Williams v Brown UKEAT/0044/19/OO

Appeal against the ET’s decision rejecting the Claimant’s claim that he had been dismissed for making a protected disclosure. Appeal dismissed.

The Claimant was employed as a Senior Advisor by the Respondent, a member of the Welsh Assembly. Allegations were raised about the Claimant's conduct and he was suspended; he was subsequently dismissed for the given reason of conduct. The Claimant presented a claim that he had been subjected to detriment on the grounds of having made a protected disclosure (the detriment being his suspension) and unfairly dismissed for the reason or principal reason that he had a made a protected disclosure. The Claimant relied on one claimed protected disclosure, contained in a letter that he wrote to the Respondent, but the ET found that this was not a protected disclosure and dismissed his claim. The Claimant appealed on the ground that the ET had erred in its approach by considering separately the issue of the Claimant's reasonable belief and whether the disclosure tended to show a failure to comply with the legal obligation that the Claimant believed had been breached.

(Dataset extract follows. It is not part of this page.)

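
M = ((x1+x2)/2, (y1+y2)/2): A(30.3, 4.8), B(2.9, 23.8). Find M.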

The EAT held that, while the ET's decision was not as clearly reasoned as it might have been, the ET had not asked itself the wrong legal question and had therefore correctly concluded that there was no protected disclosure. Further, the ET correctly applied the test of whether the claimed disclosure had sufficient factual content and specificity as to be capable of tending to show a criminal offence, and it set out a reasoned finding (which it was entitled to reach) that it did not meet that test.